Imperfect but forgiven
I read library books fairly exclusively and have needed to use 4 different apps to access the ebooks I borrow. The most common is via Hoopla, then Kindle, then RBdigital, and then Nook, at least in the case of my library. I started out using a 7" Samsung tablet but at some point I switched to using my phone just because it is lighter to hold, which is a big plus. I got used to reading on that size screen which on my Samsung S9 is about 5.8" diagonal, if I'm not mistaken. I've always got my phone with me, so I don't have to carry the tablet around with me now...

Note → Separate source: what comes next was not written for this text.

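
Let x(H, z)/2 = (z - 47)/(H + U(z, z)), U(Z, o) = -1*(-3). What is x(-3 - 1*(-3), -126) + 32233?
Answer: 96353/3 ≈ 32118.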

Unless Kindle readers can also accept other popular reading apps, I'd recommend getting something with android that can download from the Google play store.
 
Last edited:

Momma D

Well-Known Member
I have both the kindle fire and paper white from about 4-5 years ago. I started having occasional problems with both a few months ago. Nothing a quick restart didn't fix.
I like them both...the paper white for reading anywhere, and the fire for word games indoors. The glare on the fire doesn't lend itself for outdoors.
That said, I did get a new kindle e-reader on prime day because it was a great deal.
All of my kindles are 6" screens, though the new one seems bigger because the bezel is smaller. The page turn is much quicker on the new one, and it reads almost as well as the paper white.
It also is a bit smaller, and fits in my hand and in my purse with ease.
My son uses it to get library books for his daughter, with no problems.
I get the ads to save the few dollars, but all they consist of on the e-reader is a book recommendation when it wakes up. Found a few good books that way!
 

ReadyOrNot

Well-Known Member
I love my Paperwhite! I have thousands of books now, most of them free but some were 99 cents to 2.99 that I get through gospelebooks.net or lifeversebooks.org. I probably have more books now than I can read in my lifetime and I get a few more each week. I tend to download the books I’m sure I want to read directly on my kindle and the others I store directly on my Amazon cloud for perusal later.
 

Terry

Well-Known Member
I use my Paperwhite a lot. It is 5 years old and still holds a charge for weeks. My beach companion. I turn the wifi off unless I want to highlight and save or email a highlighted area. I use a program called Ultimate Epubsoft DRM removal to convert Kindle to any of the popular ebook formats and PDF when my book is DRM controlled. PDF is useful to send select small portions to send in emails regarding the subject at hand. My wife has a Kobo. Works fine too.
Some additional info on formats:
The "AZW" format is used for e-books that you buy at Amazon's Kindle Store. It is the preferred format to ensure maximum readability on the device. The format is proprietary and is actually a variant of the MOBI format, originally created by French company Mobipocket. Amazon purchased Mobipocket and adapted the format for use on the Kindle.

Other Native Formats
The Kindle can display some other e-book formats natively, which means these files can be loaded directly onto the device and read in the same manner as an AZW file. MOBI files and PRC files (a format used on the Palm) can be read if they do not contain Digital Rights Management (DRM) protection. DRM typically limits a book to a single reading device. In addition, the Kindle can handle plain text files (TXT) and Adobe's PDF format, although not all PDFs display well on the Kindle.
Available Through Conversion
Conversion typically involves sending a file to your Kindle email address. Amazon says it can convert HTML, DOC (a Microsoft Word file) and the graphic file formats JPEG, GIF, PNG and BMP. Some people are now using the Kindle to read scanned manga comics; a program called Mangle allows you to convert manga if scanned to one of the graphic file formats supported on the Kindle.

I can verify that my Kindle does not work well with most PDF files.